Electoral Integrity Project Staff
Electoral Integrity Project Manager and Research Associate: Dr Sarah Cameron
The Electoral Integrity Project Manager and Research Associate is Dr Sarah Cameron. She joined the project in September 2017 from the Australian National University where she received her PhD in Political Science for a comparative study of citizen responses to the global financial crisis.
Sarah has contributed to a range of projects on elections and democracy including the Australian Election Study and the Comparative Cross-National Electoral Research project. She was a Visiting Fellow at Harvard University’s Department of Government in 2015. She holds a PhD and Master of Studies from the Australian National University, and a Masters in Sustainability from Ashridge Business School. Sarah previously worked in management and consulting roles in the non-profit sector.

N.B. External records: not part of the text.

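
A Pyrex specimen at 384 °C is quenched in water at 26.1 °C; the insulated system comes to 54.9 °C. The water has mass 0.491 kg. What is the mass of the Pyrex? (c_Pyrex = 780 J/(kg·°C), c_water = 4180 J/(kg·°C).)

Heat lost by the Pyrex = heat gained by the water:
m×780×(384 − 54.9) = 0.491×4180×(54.9 − 26.1)
256698 m = 59109  ⇒  m ≈ 0.2303 kg

m ≈ 0.23 kg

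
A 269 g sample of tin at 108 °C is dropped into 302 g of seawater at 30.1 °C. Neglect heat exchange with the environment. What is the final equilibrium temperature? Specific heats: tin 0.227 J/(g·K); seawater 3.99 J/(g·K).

T_f is the heat-capacity-weighted average of the initial temperatures:
T_f = (61.06×108 + 1205×30.1) / (61.06 + 1205)
    = 42865 / 1266 ≈ 33.86 °C

T_f ≈ 33.9 °C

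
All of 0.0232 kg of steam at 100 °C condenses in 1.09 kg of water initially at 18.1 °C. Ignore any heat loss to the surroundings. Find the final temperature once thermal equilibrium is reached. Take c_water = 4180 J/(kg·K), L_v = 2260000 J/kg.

Taking heat into each body as positive, Σ m c ΔT = 0:
steam→water at 100 °C releases m L_v = 0.0232·2260000 = 52432
  condensed water 100 °C→T: 96.98(T − 100)
  original water: 4556.2(T − 18.1)
4653.2 T = 52432 + 9697.6 + 82467 = 144597
T ≈ 31.07 °C — below 100 °C, confirming all the steam condensed.

T_f ≈ 31.1 °C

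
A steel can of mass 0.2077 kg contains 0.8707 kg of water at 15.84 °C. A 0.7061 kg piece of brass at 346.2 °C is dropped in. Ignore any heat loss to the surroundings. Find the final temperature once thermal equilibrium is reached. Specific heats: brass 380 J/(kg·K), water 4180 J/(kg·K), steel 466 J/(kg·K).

T_f is the heat-capacity-weighted average of the initial temperatures:
T_f = (268.32×346.2 + 3639.5×15.84 + 96.79×15.84) / (268.32 + 3639.5 + 96.79)
    = 152075 / 4004.6 ≈ 37.97 °C

T_f ≈ 38.0 °C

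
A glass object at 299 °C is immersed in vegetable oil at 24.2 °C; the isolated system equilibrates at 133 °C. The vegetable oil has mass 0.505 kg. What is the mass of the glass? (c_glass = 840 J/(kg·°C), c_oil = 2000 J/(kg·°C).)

m ≈ 0.788 kg

Heat lost by the glass = heat gained by the oil:
m×840×(299 − 133) = 0.505×2000×(133 − 24.2)
139440 m = 109888  ⇒  m ≈ 0.7881 kg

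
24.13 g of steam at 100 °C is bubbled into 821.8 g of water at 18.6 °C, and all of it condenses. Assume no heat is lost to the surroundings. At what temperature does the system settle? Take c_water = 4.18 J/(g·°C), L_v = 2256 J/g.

T_f ≈ 36.3 °C

Setting the total heat transfer to zero:
condense steam: −24.13×2256 = −54437; condensed water 100 °C→T: 100.86(T − 100); original water: 3435.1(T − 18.6)
3536 T = 54437 + 10086 + 63893 = 128417
T ≈ 36.32 °C, under the boiling point, so the assumption holds.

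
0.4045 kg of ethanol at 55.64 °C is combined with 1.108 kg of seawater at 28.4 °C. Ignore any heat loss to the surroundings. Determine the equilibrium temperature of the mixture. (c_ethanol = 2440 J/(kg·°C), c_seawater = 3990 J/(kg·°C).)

Net heat exchanged in the isolated system is zero:
0.4045*2440*(T − 55.64) + 1.108*3990*(T − 28.4) = 0
(986.98 + 4420.9) T = 986.98*55.64 + 4420.9*28.4
T = 180470 / 5407.9 = 33.4 °C

T_f ≈ 33.4 °C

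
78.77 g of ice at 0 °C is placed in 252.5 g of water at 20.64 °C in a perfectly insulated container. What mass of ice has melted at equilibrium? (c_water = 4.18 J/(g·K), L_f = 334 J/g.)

m_melted ≈ 65.2 g

Cooling the water to 0 °C releases 252.5·4.18·20.64 = 21784 J.
Fully melting the ice requires m_ice L_f = 78.77·334 = 26309 J.
That's not enough to melt it all — equilibrium is at 0 °C with ice remaining.
m_melted·334 = 21784  ⇒  m_melted ≈ 65.22 g.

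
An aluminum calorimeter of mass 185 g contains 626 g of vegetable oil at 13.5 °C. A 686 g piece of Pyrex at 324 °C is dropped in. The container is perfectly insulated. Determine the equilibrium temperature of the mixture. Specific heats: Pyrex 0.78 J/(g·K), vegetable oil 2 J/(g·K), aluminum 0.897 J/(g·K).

T_f ≈ 98.6 °C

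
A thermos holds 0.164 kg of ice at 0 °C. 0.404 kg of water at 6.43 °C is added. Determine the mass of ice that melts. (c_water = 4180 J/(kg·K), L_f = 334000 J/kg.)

m_melted ≈ 0.0325 kg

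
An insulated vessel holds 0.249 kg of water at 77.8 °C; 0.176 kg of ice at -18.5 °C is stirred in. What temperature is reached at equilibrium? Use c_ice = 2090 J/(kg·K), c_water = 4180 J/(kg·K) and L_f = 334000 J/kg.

Setting the total heat transfer to zero:
warm ice to 0 °C: 0.176·2090·(0 − (-18.5)) = 6805
  melt ice: 0.176·334000 = 58784
  warm the meltwater: 735.68 T
  water cools: 0.249·4180·(T − 77.8) = 1040.8(T − 77.8)
1776.5 T = 80976 − 65589 = 15387
T ≈ 8.66 °C. Since T > 0 °C, the all-ice-melts assumption holds.

T_f ≈ 8.7 °C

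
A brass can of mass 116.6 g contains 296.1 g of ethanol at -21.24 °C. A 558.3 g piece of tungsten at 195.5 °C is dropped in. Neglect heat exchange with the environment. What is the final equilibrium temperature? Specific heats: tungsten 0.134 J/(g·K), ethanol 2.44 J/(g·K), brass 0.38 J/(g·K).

Setting the total heat transfer to zero:
558.3×0.134×(T − 195.5) + 296.1×2.44×(T − (-21.24)) + 116.6×0.38×(T − (-21.24)) = 0
841.6 T = -1660.9
T = -1660.9 / 841.6 = -1.97 °C

T_f ≈ -2.0 °C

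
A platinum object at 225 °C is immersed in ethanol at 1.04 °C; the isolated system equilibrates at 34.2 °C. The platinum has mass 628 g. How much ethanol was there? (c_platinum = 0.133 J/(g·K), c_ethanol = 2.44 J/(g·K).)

m ≈ 197 g

Setting the total heat transfer to zero:
628·0.133·(34.2 − 225) + m·2.44·(34.2 − 1.04) = 0
80.91 m = 15936
m = 15936/80.91 ≈ 197 g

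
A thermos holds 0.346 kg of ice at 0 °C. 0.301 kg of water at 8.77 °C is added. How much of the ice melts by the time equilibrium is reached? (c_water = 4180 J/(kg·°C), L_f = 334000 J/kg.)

m_melted ≈ 0.033 kg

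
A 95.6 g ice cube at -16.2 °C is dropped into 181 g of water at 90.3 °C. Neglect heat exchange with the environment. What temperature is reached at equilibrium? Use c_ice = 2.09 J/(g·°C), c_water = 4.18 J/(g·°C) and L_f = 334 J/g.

T_f ≈ 28.7 °C

Heat gained plus heat lost sum to zero:
warm ice to 0 °C: 95.6×2.09×(0 − (-16.2)) = 3236.8; fusion: m_ice L_f = 95.6×334 = 31930; warm the meltwater: 399.61 T; water cools: 181×4.18×(T − 90.3) = 756.58(T − 90.3)
1156.2 T = 68319 − 35167 = 33152
T ≈ 28.67 °C (positive, so assuming full melt was valid).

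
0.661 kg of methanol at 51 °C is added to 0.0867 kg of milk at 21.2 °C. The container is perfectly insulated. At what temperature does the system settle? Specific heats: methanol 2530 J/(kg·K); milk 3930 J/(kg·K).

T_f is the heat-capacity-weighted average of the initial temperatures:
T_f = (1672.3*51 + 340.73*21.2) / (1672.3 + 340.73)
    = 92512 / 2013.1 ≈ 45.96 °C

T_f ≈ 46.0 °C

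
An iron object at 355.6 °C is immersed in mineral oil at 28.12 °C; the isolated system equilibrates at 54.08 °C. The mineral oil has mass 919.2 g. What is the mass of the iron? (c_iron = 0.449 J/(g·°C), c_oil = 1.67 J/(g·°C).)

m ≈ 294 g

Heat lost by the iron = heat gained by the oil:
m×0.449×(355.6 − 54.08) = 919.2×1.67×(54.08 − 28.12)
135.38 m = 39850  ⇒  m ≈ 294.4 g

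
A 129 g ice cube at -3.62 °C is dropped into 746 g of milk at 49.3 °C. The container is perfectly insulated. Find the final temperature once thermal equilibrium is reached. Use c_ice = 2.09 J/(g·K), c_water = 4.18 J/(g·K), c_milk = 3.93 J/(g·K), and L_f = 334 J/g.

Let T be the final temperature. ΣQ_i = 0:
ice -3.62→0 °C: 129×2.09×3.62 = 975.99; fusion: m_ice L_f = 129×334 = 43086; warm the meltwater: 539.22 T; milk: 2931.8(T − 49.3)
3471 T = 144537 − 44062 = 100475
T ≈ 28.95 °C — above 0 °C, consistent with complete melting.

T_f ≈ 28.9 °C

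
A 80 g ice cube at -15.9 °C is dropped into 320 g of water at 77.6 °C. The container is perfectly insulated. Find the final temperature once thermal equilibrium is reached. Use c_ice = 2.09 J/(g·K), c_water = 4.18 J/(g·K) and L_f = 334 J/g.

Conservation of energy gives ΣQ = 0:
warm ice to 0 °C: 80×2.09×(0 − (-15.9)) = 2658.5
  fusion: m_ice L_f = 80×334 = 26720
  warm the meltwater: 334.4 T
  water cools: 320×4.18×(T − 77.6) = 1337.6(T − 77.6)
1672 T = 103798 − 29378 = 74419
T ≈ 44.51 °C. Since T > 0 °C, the all-ice-melts assumption holds.

T_f ≈ 44.5 °C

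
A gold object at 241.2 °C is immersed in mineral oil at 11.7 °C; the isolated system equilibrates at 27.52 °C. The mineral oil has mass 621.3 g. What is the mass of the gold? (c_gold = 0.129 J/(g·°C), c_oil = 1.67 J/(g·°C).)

Heat lost by the gold = heat gained by the oil:
m·0.129·(241.2 − 27.52) = 621.3·1.67·(27.52 − 11.7)
27.56 m = 16414  ⇒  m ≈ 595.5 g

m ≈ 595 g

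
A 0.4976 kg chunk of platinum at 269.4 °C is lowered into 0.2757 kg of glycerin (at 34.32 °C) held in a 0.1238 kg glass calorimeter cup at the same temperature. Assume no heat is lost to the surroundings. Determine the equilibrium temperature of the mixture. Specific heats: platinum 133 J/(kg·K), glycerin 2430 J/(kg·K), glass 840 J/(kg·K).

Setting the total heat transfer to zero:
0.4976*133*(T − 269.4) + 0.2757*2430*(T − 34.32) + 0.1238*840*(T − 34.32) = 0
840.12 T = 44391
T = 44391 / 840.12 = 52.8 °C

T_f ≈ 52.8 °C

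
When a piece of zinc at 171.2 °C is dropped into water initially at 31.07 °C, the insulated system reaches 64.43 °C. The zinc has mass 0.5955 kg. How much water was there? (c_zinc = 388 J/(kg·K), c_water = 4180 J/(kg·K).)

m ≈ 0.177 kg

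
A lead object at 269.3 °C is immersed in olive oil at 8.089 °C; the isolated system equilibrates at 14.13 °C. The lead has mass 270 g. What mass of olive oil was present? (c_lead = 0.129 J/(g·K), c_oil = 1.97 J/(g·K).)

m ≈ 747 g

Heat lost by the lead = heat gained by the oil:
270×0.129×(269.3 − 14.13) = m×1.97×(14.13 − 8.089)
11.9 m = 8887.6  ⇒  m ≈ 746.8 g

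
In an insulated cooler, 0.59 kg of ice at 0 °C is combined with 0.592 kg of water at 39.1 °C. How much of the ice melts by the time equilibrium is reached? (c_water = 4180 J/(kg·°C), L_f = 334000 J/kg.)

m_melted ≈ 0.29 kg

Water can give up m c ΔT = 0.592·4180·39.1 = 96755 J before reaching 0 °C.
Melting all 0.59 kg of ice would need 0.59·334000 = 197060 J.
96755 J < 197060 J, so only part of the ice melts and the system sits at 0 °C.
m_melted·334000 = 96755  ⇒  m_melted ≈ 0.2897 kg.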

Project Coordinator: Megan Capriccio
The EIP Project Coordinator is Ms Megan Capriccio, who joined the project in August 2017.
Originally from the United States, Megan completed her BA In Intercultural Communication at the University of San Francisco. She came to the University of Sydney to complete her Masters of International Relations, with her research focusing on Feminist Theory in International Relations.
After completion of her Masters degree in 2016, Megan worked at the University of Sydney and she has contributed to several projects on international development, diversity and human rights. She has a particular interest in how women's roles in government, elections, and the broader international system can progress equality.
Perceptions of Electoral Integrity (PEI) Manager and research associate: Dr Thomas Wynter
The Perceptions of Electoral Integrity Manager and Research Associate, Dr Thomas Wynter, joined the Electoral Integrity Project in August 2017.
He completed his BA, Masters and PhD in the Department of Government and International Relations at the University of Sydney. His doctoral thesis, completed in 2016, investigated public perceptions of terrorism, how and why they differ from expert understandings, and the consequences for political elites and policymakers.
His research is primarily concerned with political psychology and public opinion, employing survey-experiments to test priming, framing, and counter-framing effects on public perceptions, emotions, and policy preferences.
He previously worked in the Strategic Analysis Unit of the Centre for Education Statistics and Evaluation, NSW Department of Education, and as a commercial, research, and political consultant.